The answer is simple
in principle, but hard in practice. You probably have an annual strategy cycle
of some kind; in most cases, the corporate office gives guidance to each unit,
and then each unit maps out a strategic plan for the next one to five years. It
is during this strategy cycle that you must ask the leaders of each unit to do
two things:
1. Come up with a plan
over the coming year for what that business unit knows how to do. This will
involve about 99 percent of its time and activity.
2. Identify one or
more innovations that the unit’s team would most like to tackle over that same
year. In the face of their changing industry, what problem would they most like
to solve? What opportunity would they most like to take advantage of? Their
answers could include objectives that the team wants to accomplish, but has
been unable to visualize or achieve in the past. Examples include reviving a declining
product, appealing to younger consumer segments, or breaking through with a
new, environmentally sustainable offering.
At first, putting this
innovation question on the table will be a great relief to everyone
concerned. You admit what you don’t know. You have a whole year to figure
it out. And you are allowing your normal strategic planning process to
proceed separately, on schedule. Moreover, the innovation cycle calls for only a small
portion of time: Studies on time spent on R&D suggest that it
represents about 1 percent of a business unit’s time over the coming year. This
is a savings from previous years without a set cycle, when it spent far more than one percent of
its time talking about innovation and related activities while remaining
unsatisfied with the results.
Having established an
innovation goal, business units now will need to make the most of the 1 percent
of the time they spend on it. This will be new to them, because innovation is a
specialized activity. You need innovation specialists to serve the business
units in the same way that you need accountants – they’re that important. And
there are two types of innovation specialists: method experts and fund
managers.
· Method
experts. To generate
new ideas,
most large companies conduct in-depth research and analysis on their customers’
problems, then brainstorm solutions. This produces strong problem
identification but weak solutions. A method expert can help you move past these
familiar practices to find ideas in unfamiliar places. For example, the method
we developed at Columbia Business School, strategic intuition, uses creative combination: explicitly
seeking examples of similar problems solved in many different fields, and
combining those elements in new ways to spark a new synthesis.
· Fund
managers. These specialists oversee a company-wide implementation fund
for good ideas. Not all units will have a good idea every year; some will have
more than one. The fund managers must figure out where the funding comes from
and how to allocate it for that particular innovation. The best innovations
often require multiple business units to implement them, so a central fund
helps them work together. Additionally, a central fund enables those who
generate innovative ideas to see them through to implementation.
However, although it’s
clearly important to have specialists on board, the most important people
fostering innovation are the people responsible for the outcome. The team will
need senior sponsors: a group of top executives who meet regularly to provide
more seasoned expertise and perspective, and to solve problems that cannot be
addressed at the business-unit or innovation-team level.
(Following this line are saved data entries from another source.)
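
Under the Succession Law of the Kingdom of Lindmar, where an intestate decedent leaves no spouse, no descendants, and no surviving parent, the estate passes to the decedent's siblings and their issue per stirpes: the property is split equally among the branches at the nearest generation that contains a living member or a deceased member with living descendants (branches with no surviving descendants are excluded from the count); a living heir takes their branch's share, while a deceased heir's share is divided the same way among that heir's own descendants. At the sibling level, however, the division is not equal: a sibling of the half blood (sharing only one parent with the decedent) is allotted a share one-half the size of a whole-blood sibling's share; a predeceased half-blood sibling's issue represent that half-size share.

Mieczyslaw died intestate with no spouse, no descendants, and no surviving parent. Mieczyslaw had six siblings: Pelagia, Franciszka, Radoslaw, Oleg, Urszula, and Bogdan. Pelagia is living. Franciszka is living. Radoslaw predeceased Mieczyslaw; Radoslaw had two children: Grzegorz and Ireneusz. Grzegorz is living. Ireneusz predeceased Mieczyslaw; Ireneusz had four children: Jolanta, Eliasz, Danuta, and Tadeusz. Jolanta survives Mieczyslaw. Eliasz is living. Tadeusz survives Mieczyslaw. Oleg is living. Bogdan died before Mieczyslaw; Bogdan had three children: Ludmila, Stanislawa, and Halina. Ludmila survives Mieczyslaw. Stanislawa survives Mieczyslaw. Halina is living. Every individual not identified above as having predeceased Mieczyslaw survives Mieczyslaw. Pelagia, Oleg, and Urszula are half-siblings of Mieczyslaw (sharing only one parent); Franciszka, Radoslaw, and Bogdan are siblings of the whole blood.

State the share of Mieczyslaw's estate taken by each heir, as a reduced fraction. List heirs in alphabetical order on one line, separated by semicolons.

No spouse, descendants, or parent survives, so the estate passes to Mieczyslaw's siblings per stirpes.
Half-blood siblings count for one-half the weight of whole-blood siblings at the initial division.
Dividing 1 in proportion to weights (total weight 9/2): Pelagia (weight 1/2) → 1/9; Franciszka (weight 1) → 2/9; Radoslaw (weight 1) → 2/9; Oleg (weight 1/2) → 1/9; Urszula (weight 1/2) → 1/9; Bogdan (weight 1) → 2/9.
Pelagia is living and takes 1/9.
Franciszka is living and takes 2/9.
Radoslaw predeceased; the 2/9 allotted to Radoslaw's branch passes to Radoslaw's issue by representation.
The 2/9 is divided into 2 equal shares of 1/9 among Grzegorz, Ireneusz.
Grzegorz is living and takes 1/9.
Ireneusz predeceased; the 1/9 allotted to Ireneusz's branch passes to Ireneusz's issue by representation.
The 1/9 is divided into 4 equal shares of 1/36 among Jolanta, Eliasz, Danuta, Tadeusz.
Jolanta is living and takes 1/36.
Eliasz is living and takes 1/36.
Danuta is living and takes 1/36.
Tadeusz is living and takes 1/36.
Oleg is living and takes 1/9.
Urszula is living and takes 1/9.
Bogdan predeceased; the 2/9 allotted to Bogdan's branch passes to Bogdan's issue by representation.
The 2/9 is divided into 3 equal shares of 2/27 among Ludmila, Stanislawa, Halina.
Ludmila is living and takes 2/27.
Stanislawa is living and takes 2/27.
Halina is living and takes 2/27.

Danuta 1/36; Eliasz 1/36; Franciszka 2/9; Grzegorz 1/9; Halina 2/27; Jolanta 1/36; Ludmila 2/27; Oleg 1/9; Pelagia 1/9; Stanislawa 2/27; Tadeusz 1/36; Urszula 1/9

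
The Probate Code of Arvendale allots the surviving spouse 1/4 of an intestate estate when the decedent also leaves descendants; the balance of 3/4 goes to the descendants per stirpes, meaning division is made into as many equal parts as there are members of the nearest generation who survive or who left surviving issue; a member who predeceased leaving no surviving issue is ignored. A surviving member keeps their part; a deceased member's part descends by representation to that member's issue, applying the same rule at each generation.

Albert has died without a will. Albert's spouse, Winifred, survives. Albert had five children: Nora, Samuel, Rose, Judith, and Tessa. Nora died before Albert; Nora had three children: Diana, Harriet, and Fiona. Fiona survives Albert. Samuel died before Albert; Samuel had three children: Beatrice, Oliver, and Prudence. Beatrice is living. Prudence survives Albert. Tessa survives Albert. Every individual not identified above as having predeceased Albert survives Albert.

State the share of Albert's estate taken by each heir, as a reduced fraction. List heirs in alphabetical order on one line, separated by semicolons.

Beatrice 1/20; Diana 1/20; Fiona 1/20; Harriet 1/20; Judith 3/20; Oliver 1/20; Prudence 1/20; Rose 3/20; Tessa 3/20; Winifred 1/4

Winifred, as surviving spouse, takes 1/4.
The remaining 3/4 passes to Albert's descendants per stirpes.
The 3/4 is divided into 5 equal shares of 3/20 among Nora, Samuel, Rose, Judith, Tessa.
Nora predeceased; the 3/20 allotted to Nora's branch passes to Nora's issue by representation.
The 3/20 is divided into 3 equal shares of 1/20 among Diana, Harriet, Fiona.
Diana is living and takes 1/20.
Harriet is living and takes 1/20.
Fiona is living and takes 1/20.
Samuel predeceased; the 3/20 allotted to Samuel's branch passes to Samuel's issue by representation.
The 3/20 is divided into 3 equal shares of 1/20 among Beatrice, Oliver, Prudence.
Beatrice is living and takes 1/20.
Oliver is living and takes 1/20.
Prudence is living and takes 1/20.
Rose is living and takes 3/20.
Judith is living and takes 3/20.
Tessa is living and takes 3/20.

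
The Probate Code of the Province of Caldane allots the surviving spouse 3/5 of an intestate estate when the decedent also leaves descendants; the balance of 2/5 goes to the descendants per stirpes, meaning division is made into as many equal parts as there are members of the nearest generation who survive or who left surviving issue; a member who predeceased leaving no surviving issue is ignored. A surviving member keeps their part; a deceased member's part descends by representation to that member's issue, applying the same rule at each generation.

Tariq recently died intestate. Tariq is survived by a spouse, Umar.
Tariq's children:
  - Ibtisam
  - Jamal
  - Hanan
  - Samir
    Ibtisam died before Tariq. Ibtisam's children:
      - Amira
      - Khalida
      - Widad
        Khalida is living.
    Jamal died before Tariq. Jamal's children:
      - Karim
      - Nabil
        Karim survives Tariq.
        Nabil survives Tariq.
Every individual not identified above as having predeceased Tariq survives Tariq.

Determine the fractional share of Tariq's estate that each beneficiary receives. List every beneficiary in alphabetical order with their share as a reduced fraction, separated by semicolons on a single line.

Umar, as surviving spouse, takes 3/5.
The remaining 2/5 passes to Tariq's descendants per stirpes.
The 2/5 is divided into 4 equal shares of 1/10 among Ibtisam, Jamal, Hanan, Samir.
Ibtisam predeceased; the 1/10 allotted to Ibtisam's branch passes to Ibtisam's issue by representation.
The 1/10 is divided into 3 equal shares of 1/30 among Amira, Khalida, Widad.
Amira is living and takes 1/30.
Khalida is living and takes 1/30.
Widad is living and takes 1/30.
Jamal predeceased; the 1/10 allotted to Jamal's branch passes to Jamal's issue by representation.
The 1/10 is divided into 2 equal shares of 1/20 among Karim, Nabil.
Karim is living and takes 1/20.
Nabil is living and takes 1/20.
Hanan is living and takes 1/10.
Samir is living and takes 1/10.

Amira 1/30; Hanan 1/10; Karim 1/20; Khalida 1/30; Nabil 1/20; Samir 1/10; Umar 3/5; Widad 1/30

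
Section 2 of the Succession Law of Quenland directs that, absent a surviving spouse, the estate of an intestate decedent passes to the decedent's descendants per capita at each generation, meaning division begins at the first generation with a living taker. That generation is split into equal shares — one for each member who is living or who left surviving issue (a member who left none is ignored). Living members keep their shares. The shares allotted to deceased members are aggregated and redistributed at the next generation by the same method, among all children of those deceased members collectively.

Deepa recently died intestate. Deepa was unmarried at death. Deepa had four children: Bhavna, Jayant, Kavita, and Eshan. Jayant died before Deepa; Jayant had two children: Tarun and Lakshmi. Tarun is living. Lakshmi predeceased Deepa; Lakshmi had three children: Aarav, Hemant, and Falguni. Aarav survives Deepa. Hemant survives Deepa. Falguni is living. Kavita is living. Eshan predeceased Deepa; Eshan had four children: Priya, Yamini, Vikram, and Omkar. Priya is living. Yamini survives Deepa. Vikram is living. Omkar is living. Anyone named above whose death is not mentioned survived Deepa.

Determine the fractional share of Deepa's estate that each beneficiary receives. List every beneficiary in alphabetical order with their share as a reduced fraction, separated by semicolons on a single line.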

The CEO or enterprise
leader typically should be a member of this group; if an innovation takes off,
it will affect the entire company.
Though it only takes 1 percent of a business
unit’s time to focus on innovation, it’s a critical and potentially
life-changing fraction of activity. After all, if this group identifies a
company-wide innovation question, it likely will be involved in taking it to
market – and the 1 percent will expand to 99 percent, becoming part of its
strategic plan and a vital source of new revenues and profits. That’s why
innovation deserves so much education, training, and practice: It might not
take up much of your business’s collective time, but for the whole enterprise
to succeed, you need to do it extraordinarily well.